Ce fes­ti­val s’était ouvert sur une soi­rée flam­boyante, on peut en dire autant de celle d’hier soir. Elle com­mence avec le duo fan­tai­siste – mais pas seule­ment ! – Du vent dans les bronches. Cha­kib Cadi Tazi à la gui­tare et au chant et Jean-Chris­tophe Pla­nès au haut­bois et au saxo­phone ne manquent pas de sur­prendre, enchaî­nant des titres volon­tiers mili­tants, des reprises – La prin­cesse et le croque-notes, savou­reux accom­pa­gne­ment du saxo – des paro­dies – un Radi­ca­li­sez-moi qui a ravi le public. Ensuite vint le trio, Jules Nec­tar, Milu Mil­pop et Clé­ment Fois­seau, dans la ver­sion acous­tique de leur réper­toire.
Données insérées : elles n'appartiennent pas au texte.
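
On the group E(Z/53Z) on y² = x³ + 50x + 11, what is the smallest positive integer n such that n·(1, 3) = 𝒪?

11

2P: tangent at (1, 3): λ = (3·1² + 50)/(2·3) ≡ 0/6. 6⁻¹ ≡ 9 (mod 53), so λ ≡ 0·9 ≡ 0.
  x = λ² - 1 - 1 = 0 - 2 ≡ 51; y = λ·(1 - 51) - 3 ≡ 50. → (51, 50)
3P: (51, 50) + (1, 3). λ = (3 - 50)/(1 - 51) ≡ 6/3 mod 53. 3⁻¹ ≡ 18 (mod 53) since 3·18 = 54 ≡ 1, so λ ≡ 2.
  x = λ² - 51 - 1 = 4 - 52 ≡ 5; y = λ·(51 - 5) - 50 ≡ 42. → (5, 42)
4P: (5, 42) + (1, 3). λ = (3 - 42)/(1 - 5) ≡ 14/49 mod 53. 49⁻¹ ≡ 13 (mod 53), so λ ≡ 23.
  x = λ² - 5 - 1 = 529 - 6 ≡ 46; y = λ·(5 - 46) - 42 ≡ 22. → (46, 22)
5P: (46, 22) + (1, 3). λ = (3 - 22)/(1 - 46) ≡ 34/8 mod 53. 8⁻¹ ≡ 20 (mod 53) since 8·20 = 160 ≡ 1, so λ ≡ 44.
  x = λ² - 46 - 1 = 1936 - 47 ≡ 34; y = λ·(46 - 34) - 22 ≡ 29. → (34, 29)
6P: (34, 29) + (1, 3). λ = (3 - 29)/(1 - 34) ≡ 27/20 mod 53. 20⁻¹ ≡ 8 (mod 53), so λ ≡ 4.
  x = λ² - 34 - 1 = 16 - 35 ≡ 34; y = λ·(34 - 34) - 29 ≡ 24. → (34, 24)
7P: (34, 24) + (1, 3). λ = (3 - 24)/(1 - 34) ≡ 32/20 mod 53. 20⁻¹ ≡ 8 (mod 53), so λ ≡ 44.
  x = λ² - 34 - 1 = 1936 - 35 ≡ 46; y = λ·(34 - 46) - 24 ≡ 31. → (46, 31)
8P: (46, 31) + (1, 3). λ = (3 - 31)/(1 - 46) ≡ 25/8 mod 53. 8⁻¹ ≡ 20 (mod 53), so λ ≡ 23.
  x = λ² - 46 - 1 = 529 - 47 ≡ 5; y = λ·(46 - 5) - 31 ≡ 11. → (5, 11)
9P: (5, 11) + (1, 3). λ = (3 - 11)/(1 - 5) ≡ 45/49 mod 53. 49⁻¹ ≡ 13 (mod 53), so λ ≡ 2.
  x = λ² - 5 - 1 = 4 - 6 ≡ 51; y = λ·(5 - 51) - 11 ≡ 3. → (51, 3)
10P: (51, 3) + (1, 3). λ = (3 - 3)/(1 - 51) ≡ 0/3 mod 53. 3⁻¹ ≡ 18 (mod 53), so λ ≡ 0.
  x = λ² - 51 - 1 = 0 - 52 ≡ 1; y = λ·(51 - 1) - 3 ≡ 50. → (1, 50)
11P: (1, 50) + (1, 3): same x and y₁ ≡ -y₂, so the sum is 𝒪.
11P = 𝒪, so the order is 11.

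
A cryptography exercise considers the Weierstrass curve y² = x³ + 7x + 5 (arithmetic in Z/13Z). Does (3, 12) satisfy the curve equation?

yes

y² = 12² ≡ 1; x³ + 7x + 5 = 53 ≡ 1 (mod 13). 1 = 1.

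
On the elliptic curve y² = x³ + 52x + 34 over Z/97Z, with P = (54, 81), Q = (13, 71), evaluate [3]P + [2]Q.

(82, 27)

First 3P:
Repeated addition: build up to 3P.
2P: tangent at (54, 81): λ = (3·54² + 52)/(2·81) ≡ 70/65. 65⁻¹ ≡ 3 (mod 97), so λ ≡ 70·3 ≡ 16.
  x = λ² - 54 - 54 = 256 - 108 ≡ 51; y = λ·(54 - 51) - 81 ≡ 64. → (51, 64)
3P: (51, 64) + (54, 81). λ = (81 - 64)/(54 - 51) ≡ 17/3 mod 97. 3⁻¹ ≡ 65 (mod 97) since 3·65 = 195 ≡ 1, so λ ≡ 38.
  x = λ² - 51 - 54 = 1444 - 105 ≡ 78; y = λ·(51 - 78) - 64 ≡ 74. → (78, 74)
3P = (78, 74).
Next 2Q:
Repeated addition: build up to 2Q.
2Q: tangent at (13, 71): λ = (3·13² + 52)/(2·71) ≡ 74/45. 45⁻¹ ≡ 69 (mod 97) since 45·69 = 3105 ≡ 1, so λ ≡ 74·69 ≡ 62.
  x = λ² - 13 - 13 = 3844 - 26 ≡ 35; y = λ·(13 - 35) - 71 ≡ 20. → (35, 20)
2Q = (35, 20).
Finally 3P + 2Q:
(78, 74) + (35, 20). λ = (20 - 74)/(35 - 78) ≡ 43/54 mod 97. 54⁻¹ ≡ 9 (mod 97), so λ ≡ 96.
  x = λ² - 78 - 35 = 9216 - 113 ≡ 82; y = λ·(78 - 82) - 74 ≡ 27. → (82, 27)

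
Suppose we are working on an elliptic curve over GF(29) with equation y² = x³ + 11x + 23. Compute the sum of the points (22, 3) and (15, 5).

(22, 3) + (15, 5). λ = (5 - 3)/(15 - 22) ≡ 2/22 mod 29. 22⁻¹ ≡ 4 (mod 29), so λ ≡ 8.
  x = λ² - 22 - 15 = 64 - 37 ≡ 27; y = λ·(22 - 27) - 3 ≡ 15. → (27, 15)

(27, 15)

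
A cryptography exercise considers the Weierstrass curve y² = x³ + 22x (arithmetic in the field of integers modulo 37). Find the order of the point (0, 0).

2P: (0, 0) + (0, 0): same x and y₁ ≡ -y₂, so the sum is O.
2P = O, so the order is 2.

2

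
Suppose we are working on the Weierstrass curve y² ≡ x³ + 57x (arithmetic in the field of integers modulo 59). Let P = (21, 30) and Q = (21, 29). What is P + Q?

O

The two points share x = 21 and their y-coordinates satisfy 30 + 29 ≡ 0 (mod 59), so they are inverses. Their sum is 𝒪.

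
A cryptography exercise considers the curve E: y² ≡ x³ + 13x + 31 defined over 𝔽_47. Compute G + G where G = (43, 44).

(3, 35)

tangent at (43, 44): λ = (3·43² + 13)/(2·44) ≡ 14/41. 41⁻¹ ≡ 39 (mod 47) since 41·39 = 1599 ≡ 1, so λ ≡ 14·39 ≡ 29.
  x = λ² - 43 - 43 = 841 - 86 ≡ 3; y = λ·(43 - 3) - 44 ≡ 35. → (3, 35)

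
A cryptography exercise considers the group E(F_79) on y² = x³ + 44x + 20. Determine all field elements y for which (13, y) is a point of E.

x³ + 44x + 20 = 2789 ≡ 24 (mod 79).
24 is a non-residue mod 79; no y exists.

none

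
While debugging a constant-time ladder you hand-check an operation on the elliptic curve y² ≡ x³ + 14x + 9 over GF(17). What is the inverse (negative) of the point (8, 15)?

(8, 2)

-(8, 15) = (8, -15 mod 17) = (8, 2).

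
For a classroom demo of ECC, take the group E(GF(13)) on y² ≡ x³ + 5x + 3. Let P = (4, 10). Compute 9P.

(10, 0)

Double-and-add on 9 = (1001)₂. Start with P = (4, 10) for the leading 1-bit.
double: tangent at (4, 10): λ = (3·4² + 5)/(2·10) ≡ 1/7. 7⁻¹ ≡ 2 (mod 13), so λ ≡ 1·2 ≡ 2.
  x = λ² - 4 - 4 = 4 - 8 ≡ 9; y = λ·(4 - 9) - 10 ≡ 6. → (9, 6)
double: tangent at (9, 6): λ = (3·9² + 5)/(2·6) ≡ 1/12. 12⁻¹ ≡ 12 (mod 13), so λ ≡ 1·12 ≡ 12.
  x = λ² - 9 - 9 = 144 - 18 ≡ 9; y = λ·(9 - 9) - 6 ≡ 7. → (9, 7)
double: tangent at (9, 7): λ = (3·9² + 5)/(2·7) ≡ 1/1. 1⁻¹ ≡ 1 (mod 13), so λ ≡ 1·1 ≡ 1.
  x = λ² - 9 - 9 = 1 - 18 ≡ 9; y = λ·(9 - 9) - 7 ≡ 6. → (9, 6)
add P: (9, 6) + (4, 10). λ = (10 - 6)/(4 - 9) ≡ 4/8 mod 13. 8⁻¹ ≡ 5 (mod 13), so λ ≡ 7.
  x = λ² - 9 - 4 = 49 - 13 ≡ 10; y = λ·(9 - 10) - 6 ≡ 0. → (10, 0)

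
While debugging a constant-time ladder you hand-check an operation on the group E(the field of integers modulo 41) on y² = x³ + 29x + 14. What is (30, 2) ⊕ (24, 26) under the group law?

(30, 2) + (24, 26). λ = (26 - 2)/(24 - 30) ≡ 24/35 mod 41. 35⁻¹ ≡ 34 (mod 41) since 35·34 = 1190 ≡ 1, so λ ≡ 37.
  x = λ² - 30 - 24 = 1369 - 54 ≡ 3; y = λ·(30 - 3) - 2 ≡ 13. → (3, 13)

(3, 13)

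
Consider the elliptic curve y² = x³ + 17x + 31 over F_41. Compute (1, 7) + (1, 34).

O

The two points share x = 1 and their y-coordinates satisfy 7 + 34 ≡ 0 (mod 41), so they are inverses. Their sum is the point at infinity.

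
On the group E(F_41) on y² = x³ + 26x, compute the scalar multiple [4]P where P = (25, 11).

Double-and-add on 4 = (100)₂. Start with P = (25, 11) for the leading 1-bit.
double: tangent at (25, 11): λ = (3·25² + 26)/(2·11) ≡ 15/22. 22⁻¹ ≡ 28 (mod 41), so λ ≡ 15·28 ≡ 10.
  x = λ² - 25 - 25 = 100 - 50 ≡ 9; y = λ·(25 - 9) - 11 ≡ 26. → (9, 26)
double: tangent at (9, 26): λ = (3·9² + 26)/(2·26) ≡ 23/11. 11⁻¹ ≡ 15 (mod 41) since 11·15 = 165 ≡ 1, so λ ≡ 23·15 ≡ 17.
  x = λ² - 9 - 9 = 289 - 18 ≡ 25; y = λ·(9 - 25) - 26 ≡ 30. → (25, 30)

(25, 30)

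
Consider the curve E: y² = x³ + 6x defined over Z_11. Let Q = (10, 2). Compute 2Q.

tangent at (10, 2): λ = (3·10² + 6)/(2·2) ≡ 9/4. 4⁻¹ ≡ 3 (mod 11), so λ ≡ 9·3 ≡ 5.
  x = λ² - 10 - 10 = 25 - 20 ≡ 5; y = λ·(10 - 5) - 2 ≡ 1. → (5, 1)

(5, 1)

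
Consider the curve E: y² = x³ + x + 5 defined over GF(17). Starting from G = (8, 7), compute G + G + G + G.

(8, 10)

Double-and-add on 4 = (100)₂. Start with G = (8, 7) for the leading 1-bit.
double: tangent at (8, 7): λ = (3·8² + 1)/(2·7) ≡ 6/14. 14⁻¹ ≡ 11 (mod 17), so λ ≡ 6·11 ≡ 15.
  x = λ² - 8 - 8 = 225 - 16 ≡ 5; y = λ·(8 - 5) - 7 ≡ 4. → (5, 4)
double: tangent at (5, 4): λ = (3·5² + 1)/(2·4) ≡ 8/8. 8⁻¹ ≡ 15 (mod 17) since 8·15 = 120 ≡ 1, so λ ≡ 8·15 ≡ 1.
  x = λ² - 5 - 5 = 1 - 10 ≡ 8; y = λ·(5 - 8) - 4 ≡ 10. → (8, 10)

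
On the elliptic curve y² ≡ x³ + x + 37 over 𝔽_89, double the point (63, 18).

tangent at (63, 18): λ = (3·63² + 1)/(2·18) ≡ 71/36. 36⁻¹ ≡ 47 (mod 89), so λ ≡ 71·47 ≡ 44.
  x = λ² - 63 - 63 = 1936 - 126 ≡ 30; y = λ·(63 - 30) - 18 ≡ 10. → (30, 10)

(30, 10)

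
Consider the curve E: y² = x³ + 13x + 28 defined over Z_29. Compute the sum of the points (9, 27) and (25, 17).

(4, 17)

(9, 27) + (25, 17). λ = (17 - 27)/(25 - 9) ≡ 19/16 mod 29. 16⁻¹ ≡ 20 (mod 29) since 16·20 = 320 ≡ 1, so λ ≡ 3.
  x = λ² - 9 - 25 = 9 - 34 ≡ 4; y = λ·(9 - 4) - 27 ≡ 17. → (4, 17)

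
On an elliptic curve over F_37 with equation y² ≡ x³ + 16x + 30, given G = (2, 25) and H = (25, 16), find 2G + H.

First 2G:
Repeated addition: build up to 2G.
2G: tangent at (2, 25): λ = (3·2² + 16)/(2·25) ≡ 28/13. 13⁻¹ ≡ 20 (mod 37), so λ ≡ 28·20 ≡ 5.
  x = λ² - 2 - 2 = 25 - 4 ≡ 21; y = λ·(2 - 21) - 25 ≡ 28. → (21, 28)
2G = (21, 28).
Finally 2G + H:
(21, 28) + (25, 16). λ = (16 - 28)/(25 - 21) ≡ 25/4 mod 37. 4⁻¹ ≡ 28 (mod 37) since 4·28 = 112 ≡ 1, so λ ≡ 34.
  x = λ² - 21 - 25 = 1156 - 46 ≡ 0; y = λ·(21 - 0) - 28 ≡ 20. → (0, 20)

(0, 20)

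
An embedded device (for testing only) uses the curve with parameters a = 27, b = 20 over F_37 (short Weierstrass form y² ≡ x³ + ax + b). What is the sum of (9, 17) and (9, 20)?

O

The two points share x = 9 and their y-coordinates satisfy 17 + 20 ≡ 0 (mod 37), so they are inverses. Their sum is the point at infinity.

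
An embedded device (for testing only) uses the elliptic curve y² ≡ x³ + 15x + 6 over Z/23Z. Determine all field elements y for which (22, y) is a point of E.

6, 17

x³ + 15x + 6 = 10984 ≡ 13 (mod 23).
Square roots of 13 mod 23: 6 and 17 (since 6² = 36 ≡ 13).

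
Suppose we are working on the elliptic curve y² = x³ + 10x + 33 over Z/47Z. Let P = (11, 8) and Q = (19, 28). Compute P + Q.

(11, 8) + (19, 28). λ = (28 - 8)/(19 - 11) ≡ 20/8 mod 47. 8⁻¹ ≡ 6 (mod 47) since 8·6 = 48 ≡ 1, so λ ≡ 26.
  x = λ² - 11 - 19 = 676 - 30 ≡ 35; y = λ·(11 - 35) - 8 ≡ 26. → (35, 26)

(35, 26)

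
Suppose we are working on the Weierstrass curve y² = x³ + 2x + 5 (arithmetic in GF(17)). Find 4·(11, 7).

(1, 12)

Write G = (11, 7).
Double-and-add on 4 = (100)₂. Start with G = (11, 7) for the leading 1-bit.
double: tangent at (11, 7): λ = (3·11² + 2)/(2·7) ≡ 8/14. 14⁻¹ ≡ 11 (mod 17) since 14·11 = 154 ≡ 1, so λ ≡ 8·11 ≡ 3.
  x = λ² - 11 - 11 = 9 - 22 ≡ 4; y = λ·(11 - 4) - 7 ≡ 14. → (4, 14)
double: tangent at (4, 14): λ = (3·4² + 2)/(2·14) ≡ 16/11. 11⁻¹ ≡ 14 (mod 17) since 11·14 = 154 ≡ 1, so λ ≡ 16·14 ≡ 3.
  x = λ² - 4 - 4 = 9 - 8 ≡ 1; y = λ·(4 - 1) - 14 ≡ 12. → (1, 12)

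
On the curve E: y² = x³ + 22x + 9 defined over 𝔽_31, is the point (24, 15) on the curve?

y² = 15² ≡ 8; x³ + 22x + 9 = 14361 ≡ 8 (mod 31). 8 = 8.

yes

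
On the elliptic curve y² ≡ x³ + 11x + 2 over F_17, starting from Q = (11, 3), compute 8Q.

Double-and-add on 8 = (1000)₂. Start with Q = (11, 3) for the leading 1-bit.
double: tangent at (11, 3): λ = (3·11² + 11)/(2·3) ≡ 0/6. 6⁻¹ ≡ 3 (mod 17) since 6·3 = 18 ≡ 1, so λ ≡ 0·3 ≡ 0.
  x = λ² - 11 - 11 = 0 - 22 ≡ 12; y = λ·(11 - 12) - 3 ≡ 14. → (12, 14)
double: tangent at (12, 14): λ = (3·12² + 11)/(2·14) ≡ 1/11. 11⁻¹ ≡ 14 (mod 17) since 11·14 = 154 ≡ 1, so λ ≡ 1·14 ≡ 14.
  x = λ² - 12 - 12 = 196 - 24 ≡ 2; y = λ·(12 - 2) - 14 ≡ 7. → (2, 7)
double: tangent at (2, 7): λ = (3·2² + 11)/(2·7) ≡ 6/14. 14⁻¹ ≡ 11 (mod 17) since 14·11 = 154 ≡ 1, so λ ≡ 6·11 ≡ 15.
  x = λ² - 2 - 2 = 225 - 4 ≡ 0; y = λ·(2 - 0) - 7 ≡ 6. → (0, 6)

(0, 6)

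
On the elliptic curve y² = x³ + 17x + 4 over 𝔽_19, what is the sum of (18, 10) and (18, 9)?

O

The two points share x = 18 and their y-coordinates satisfy 10 + 9 ≡ 0 (mod 19), so they are inverses. Their sum is the point at infinity.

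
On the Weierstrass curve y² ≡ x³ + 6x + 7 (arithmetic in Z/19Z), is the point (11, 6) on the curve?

yes

y² = 6² ≡ 17; x³ + 6x + 7 = 1404 ≡ 17 (mod 19). 17 = 17.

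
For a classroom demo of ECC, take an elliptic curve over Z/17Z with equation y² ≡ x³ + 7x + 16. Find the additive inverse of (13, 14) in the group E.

-(13, 14) = (13, -14 mod 17) = (13, 3).

(13, 3)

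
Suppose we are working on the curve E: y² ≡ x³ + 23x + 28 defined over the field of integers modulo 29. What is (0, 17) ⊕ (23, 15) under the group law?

(0, 17) + (23, 15). λ = (15 - 17)/(23 - 0) ≡ 27/23 mod 29. 23⁻¹ ≡ 24 (mod 29), so λ ≡ 10.
  x = λ² - 0 - 23 = 100 - 23 ≡ 19; y = λ·(0 - 19) - 17 ≡ 25. → (19, 25)

(19, 25)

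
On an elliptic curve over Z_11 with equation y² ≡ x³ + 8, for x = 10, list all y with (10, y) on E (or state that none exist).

none

x³ + 0x + 8 = 1008 ≡ 7 (mod 11).
7 is a non-residue mod 11; no y exists.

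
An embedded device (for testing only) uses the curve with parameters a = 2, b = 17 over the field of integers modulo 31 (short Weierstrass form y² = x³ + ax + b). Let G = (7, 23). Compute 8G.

Repeated addition: build up to 8G.
2G: tangent at (7, 23): λ = (3·7² + 2)/(2·23) ≡ 25/15. 15⁻¹ ≡ 29 (mod 31), so λ ≡ 25·29 ≡ 12.
  x = λ² - 7 - 7 = 144 - 14 ≡ 6; y = λ·(7 - 6) - 23 ≡ 20. → (6, 20)
3G: (6, 20) + (7, 23). λ = (23 - 20)/(7 - 6) ≡ 3/1 mod 31. 1⁻¹ ≡ 1 (mod 31) since 1·1 = 1 ≡ 1, so λ ≡ 3.
  x = λ² - 6 - 7 = 9 - 13 ≡ 27; y = λ·(6 - 27) - 20 ≡ 10. → (27, 10)
4G: (27, 10) + (7, 23). λ = (23 - 10)/(7 - 27) ≡ 13/11 mod 31. 11⁻¹ ≡ 17 (mod 31), so λ ≡ 4.
  x = λ² - 27 - 7 = 16 - 34 ≡ 13; y = λ·(27 - 13) - 10 ≡ 15. → (13, 15)
5G: (13, 15) + (7, 23). λ = (23 - 15)/(7 - 13) ≡ 8/25 mod 31. 25⁻¹ ≡ 5 (mod 31), so λ ≡ 9.
  x = λ² - 13 - 7 = 81 - 20 ≡ 30; y = λ·(13 - 30) - 15 ≡ 18. → (30, 18)
6G: (30, 18) + (7, 23). λ = (23 - 18)/(7 - 30) ≡ 5/8 mod 31. 8⁻¹ ≡ 4 (mod 31) since 8·4 = 32 ≡ 1, so λ ≡ 20.
  x = λ² - 30 - 7 = 400 - 37 ≡ 22; y = λ·(30 - 22) - 18 ≡ 18. → (22, 18)
7G: (22, 18) + (7, 23). λ = (23 - 18)/(7 - 22) ≡ 5/16 mod 31. 16⁻¹ ≡ 2 (mod 31) since 16·2 = 32 ≡ 1, so λ ≡ 10.
  x = λ² - 22 - 7 = 100 - 29 ≡ 9; y = λ·(22 - 9) - 18 ≡ 19. → (9, 19)
8G: (9, 19) + (7, 23). λ = (23 - 19)/(7 - 9) ≡ 4/29 mod 31. 29⁻¹ ≡ 15 (mod 31), so λ ≡ 29.
  x = λ² - 9 - 7 = 841 - 16 ≡ 19; y = λ·(9 - 19) - 19 ≡ 1. → (19, 1)

(19, 1)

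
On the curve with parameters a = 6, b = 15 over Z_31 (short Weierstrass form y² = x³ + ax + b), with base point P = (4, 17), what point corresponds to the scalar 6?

(4, 17)

Repeated addition: build up to 6P.
2P: tangent at (4, 17): λ = (3·4² + 6)/(2·17) ≡ 23/3. 3⁻¹ ≡ 21 (mod 31) since 3·21 = 63 ≡ 1, so λ ≡ 23·21 ≡ 18.
  x = λ² - 4 - 4 = 324 - 8 ≡ 6; y = λ·(4 - 6) - 17 ≡ 9. → (6, 9)
3P: (6, 9) + (4, 17). λ = (17 - 9)/(4 - 6) ≡ 8/29 mod 31. 29⁻¹ ≡ 15 (mod 31), so λ ≡ 27.
  x = λ² - 6 - 4 = 729 - 10 ≡ 6; y = λ·(6 - 6) - 9 ≡ 22. → (6, 22)
4P: (6, 22) + (4, 17). λ = (17 - 22)/(4 - 6) ≡ 26/29 mod 31. 29⁻¹ ≡ 15 (mod 31), so λ ≡ 18.
  x = λ² - 6 - 4 = 324 - 10 ≡ 4; y = λ·(6 - 4) - 22 ≡ 14. → (4, 14)
5P: (4, 14) + (4, 17): same x and y₁ ≡ -y₂, so the sum is 𝒪.
6P: 𝒪 + (4, 17) = (4, 17) (identity).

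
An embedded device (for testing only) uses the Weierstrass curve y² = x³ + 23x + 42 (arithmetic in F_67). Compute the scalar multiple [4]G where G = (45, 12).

Double-and-add on 4 = (100)₂. Start with G = (45, 12) for the leading 1-bit.
double: tangent at (45, 12): λ = (3·45² + 23)/(2·12) ≡ 1/24. 24⁻¹ ≡ 14 (mod 67), so λ ≡ 1·14 ≡ 14.
  x = λ² - 45 - 45 = 196 - 90 ≡ 39; y = λ·(45 - 39) - 12 ≡ 5. → (39, 5)
double: tangent at (39, 5): λ = (3·39² + 23)/(2·5) ≡ 30/10. 10⁻¹ ≡ 47 (mod 67), so λ ≡ 30·47 ≡ 3.
  x = λ² - 39 - 39 = 9 - 78 ≡ 65; y = λ·(39 - 65) - 5 ≡ 51. → (65, 51)

(65, 51)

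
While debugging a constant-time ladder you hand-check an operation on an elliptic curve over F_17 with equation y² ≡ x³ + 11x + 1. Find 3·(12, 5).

(0, 1)

Write Q = (12, 5).
Repeated addition: build up to 3Q.
2Q: tangent at (12, 5): λ = (3·12² + 11)/(2·5) ≡ 1/10. 10⁻¹ ≡ 12 (mod 17), so λ ≡ 1·12 ≡ 12.
  x = λ² - 12 - 12 = 144 - 24 ≡ 1; y = λ·(12 - 1) - 5 ≡ 8. → (1, 8)
3Q: (1, 8) + (12, 5). λ = (5 - 8)/(12 - 1) ≡ 14/11 mod 17. 11⁻¹ ≡ 14 (mod 17), so λ ≡ 9.
  x = λ² - 1 - 12 = 81 - 13 ≡ 0; y = λ·(1 - 0) - 8 ≡ 1. → (0, 1)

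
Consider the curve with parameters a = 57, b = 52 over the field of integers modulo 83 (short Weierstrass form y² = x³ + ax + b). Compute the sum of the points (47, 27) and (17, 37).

(56, 59)

(47, 27) + (17, 37). λ = (37 - 27)/(17 - 47) ≡ 10/53 mod 83. 53⁻¹ ≡ 47 (mod 83), so λ ≡ 55.
  x = λ² - 47 - 17 = 3025 - 64 ≡ 56; y = λ·(47 - 56) - 27 ≡ 59. → (56, 59)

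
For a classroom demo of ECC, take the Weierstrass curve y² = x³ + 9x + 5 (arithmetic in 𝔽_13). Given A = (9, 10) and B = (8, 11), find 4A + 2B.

First 4A:
Double-and-add on 4 = (100)₂. Start with A = (9, 10) for the leading 1-bit.
double: tangent at (9, 10): λ = (3·9² + 9)/(2·10) ≡ 5/7. 7⁻¹ ≡ 2 (mod 13) since 7·2 = 14 ≡ 1, so λ ≡ 5·2 ≡ 10.
  x = λ² - 9 - 9 = 100 - 18 ≡ 4; y = λ·(9 - 4) - 10 ≡ 1. → (4, 1)
double: tangent at (4, 1): λ = (3·4² + 9)/(2·1) ≡ 5/2. 2⁻¹ ≡ 7 (mod 13), so λ ≡ 5·7 ≡ 9.
  x = λ² - 4 - 4 = 81 - 8 ≡ 8; y = λ·(4 - 8) - 1 ≡ 2. → (8, 2)
4A = (8, 2).
Next 2B:
Repeated addition: build up to 2B.
2B: tangent at (8, 11): λ = (3·8² + 9)/(2·11) ≡ 6/9. 9⁻¹ ≡ 3 (mod 13) since 9·3 = 27 ≡ 1, so λ ≡ 6·3 ≡ 5.
  x = λ² - 8 - 8 = 25 - 16 ≡ 9; y = λ·(8 - 9) - 11 ≡ 10. → (9, 10)
2B = (9, 10).
Finally 4A + 2B:
(8, 2) + (9, 10). λ = (10 - 2)/(9 - 8) ≡ 8/1 mod 13. 1⁻¹ ≡ 1 (mod 13), so λ ≡ 8.
  x = λ² - 8 - 9 = 64 - 17 ≡ 8; y = λ·(8 - 8) - 2 ≡ 11. → (8, 11)

(8, 11)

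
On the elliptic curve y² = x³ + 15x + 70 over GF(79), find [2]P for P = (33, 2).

tangent at (33, 2): λ = (3·33² + 15)/(2·2) ≡ 43/4. 4⁻¹ ≡ 20 (mod 79), so λ ≡ 43·20 ≡ 70.
  x = λ² - 33 - 33 = 4900 - 66 ≡ 15; y = λ·(33 - 15) - 2 ≡ 73. → (15, 73)

(15, 73)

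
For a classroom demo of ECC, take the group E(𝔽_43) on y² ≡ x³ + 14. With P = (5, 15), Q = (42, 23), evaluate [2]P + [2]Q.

First 2P:
Repeated addition: build up to 2P.
2P: tangent at (5, 15): λ = (3·5² + 0)/(2·15) ≡ 32/30. 30⁻¹ ≡ 33 (mod 43) since 30·33 = 990 ≡ 1, so λ ≡ 32·33 ≡ 24.
  x = λ² - 5 - 5 = 576 - 10 ≡ 7; y = λ·(5 - 7) - 15 ≡ 23. → (7, 23)
2P = (7, 23).
Next 2Q:
Repeated addition: build up to 2Q.
2Q: tangent at (42, 23): λ = (3·42² + 0)/(2·23) ≡ 3/3. 3⁻¹ ≡ 29 (mod 43) since 3·29 = 87 ≡ 1, so λ ≡ 3·29 ≡ 1.
  x = λ² - 42 - 42 = 1 - 84 ≡ 3; y = λ·(42 - 3) - 23 ≡ 16. → (3, 16)
2Q = (3, 16).
Finally 2P + 2Q:
(7, 23) + (3, 16). λ = (16 - 23)/(3 - 7) ≡ 36/39 mod 43. 39⁻¹ ≡ 32 (mod 43), so λ ≡ 34.
  x = λ² - 7 - 3 = 1156 - 10 ≡ 28; y = λ·(7 - 28) - 23 ≡ 37. → (28, 37)

(28, 37)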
Nous avons sou­vent dit com­bien c’était doux et atta­chant. On se sur­prend à chan­ter avec eux ces chan­sons qui nous sont deve­nues fami­lières. Force est de consta­ter que leur trio affiche dans cet exer­cice une conni­vence, une joie, un par­tage fami­lier propres à séduire le public.

C’est d’autant plus intri­gant, cap­ti­vant de les décou­vrir ensuite dans deux chan­sons de leur pro­jet tout neuf, à peine sor­ti de l’œuf, un cer­tain « Biceps »… Milu et Jules, cha­cun der­rière un cla­vier, der­rière leurs micros qui jouent sur la « réverb », don­nant par ins­tants de l’écho à leur voix, Clé­ment tou­jours à la gui­tare élec­trique, nous emportent cette fois aux anti­podes de leur trio acous­tique, dans un uni­vers électro…L’ordinateur en ayant déci­dé, s’étant mis à n’en faire qu’à sa tête (!!) c’est en acous­tique qu’ils ont dû chan­ter leur troi­sième titre, rap­pe­lant, s’il est besoin, la com­plexi­té de ces nou­velles expres­sions musi­cales… Il fau­dra donc patien­ter, attendre le 13 novembre au Metro­num à Tou­louse, une soi­rée du Bijou hors les murs, pour en décou­vrir davan­tage… Mais, disons-le, ces pre­miers pas nous ont mis en appétit !

L’été prend fin.

La ren­trée sco­laire s’annonce avec son cor­tège de ques­tions dans ces temps si troublés.

Le Relais de Poche pour­sui­vra sa pro­gram­ma­tion déjà en place, après cette paren­thèse inat­ten­due, ce fes­ti­val né de l’interruption du prin­temps. Connaî­tra –t‑il une suite dans ce petit jar­din de la mai­rie de Ver­niolle ? Pour­ra-t-il alors trou­ver sa place dans la mul­ti­pli­ca­tion des pro­po­si­tions esti­vales du dépar­te­ment ? Dif­fi­cile de répondre mais ren­dons grâce, une nou­velle fois, à l’inventivité de ces petits lieux qui, en milieu rural, garde vivante la culture dont nous avons tel­le­ment besoin.